Según testimonios de supervivientes de Auschwitz, donde sucedieron atrocidades como exterminios masivos, trabajos forzados, privación de alimento, frío extremo y malos tratos emocionales, “las mujeres soportaban el suplicio del campo de concentración mejor que los hombres.
A diferencia de los hombres, cuya tendencia era ser solitarios, las mujeres formaban familias en sustitución de la suyas propias cuando estas perecían, convirtiéndose así en hermanas, hijas y madres unas de las otras. Compartían la comida, limpiaban las dependencias juntas y celebraban en grupo. Casi todas las mujeres supervivientes afirmaron que no podrían haber seguido viviendo sin la ayuda y el apoyo de otras mujeres”.56
El Señor nos concede dos tipos de familia: la biológica y la espiritual. De eso, Jesús habló. Cuando cuestionó “¿quién es mi madre y quiénes son mis hermanos?” (Mat. 12:48) no quiso decir que la familia carnal no es importante.
Incluso cuando no nos comprenden o cuestionan nuestras decisiones por causa del evangelio (tal como le pasó a Jesús), nuestros padres y hermanos son cruciales y hemos de honrarlos. Pero existe otra familia: la que formamos quienes oímos la Palabra de Dios y la obedecemos.
Si no tenemos la visión de convertirnos en las hermanas, hijas y madres en la fe de las personas con quienes compartimos este mundo de conflicto, estaremos mermando nuestras posibilidades de supervivencia y haciendo más árido nuestro camino a la vida eterna.
La iglesia tiene la elevada misión de convertirse en una familia, especialmente para quienes no tienen familia.
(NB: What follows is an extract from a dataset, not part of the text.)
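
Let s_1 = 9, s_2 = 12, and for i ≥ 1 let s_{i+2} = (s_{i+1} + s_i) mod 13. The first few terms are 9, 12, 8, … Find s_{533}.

9

Listing terms: s_1 = 9, s_2 = 12, s_3 = 8, s_4 = 7, s_5 = 2, s_6 = 9, s_7 = 11, s_8 = 7, s_9 = 5, s_{10} = 12, s_{11} = 4, s_{12} = 3, s_{13} = 7, s_{14} = 10, s_{15} = 4, s_{16} = 1, s_{17} = 5, s_{18} = 6, s_{19} = 11, s_{20} = 4, s_{21} = 2, s_{22} = 6, s_{23} = 8, s_{24} = 1, s_{25} = 9, s_{26} = 10, s_{27} = 6, s_{28} = 3, s_{29} = 9, s_{30} = 12.
The sequence repeats with period 28.
So s_{533} = s_{1 + ((533-1) mod 28)} = s_1 = 9.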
Si en muchas ocasiones no es así, y una puede llegar a sentirse más sola en la iglesia de lo que se siente incluso en la soledad de su casa, tal vez sea porque no hemos entendido la importancia que tiene el sentirse apoyada, acompañada, ayudada por otros.
Es tan, pero tan importante, que millones de mujeres consideraron que no hubieran podido sobrevivir a los campos de concentración del nazismo de Hitler de no haber sido por la familiaridad que encontraron en otras mujeres. No solo es importante: es vital.
¿Actuamos como hermanas, madres e hijas de los demás? ¿Somos realmente la familia de los hijos de Dios? Jesús nos llama a considerar esto seriamente.
“Comparten con el pueblo santo los mismos derechos, y son miembros de la familia de Dios” (Efe. 2:19).
56 Bonnie Anderson y Judith Zinsser, Historia de las mujeres. Una historia propia (Barcelona: Crítica, 2009), p. 815.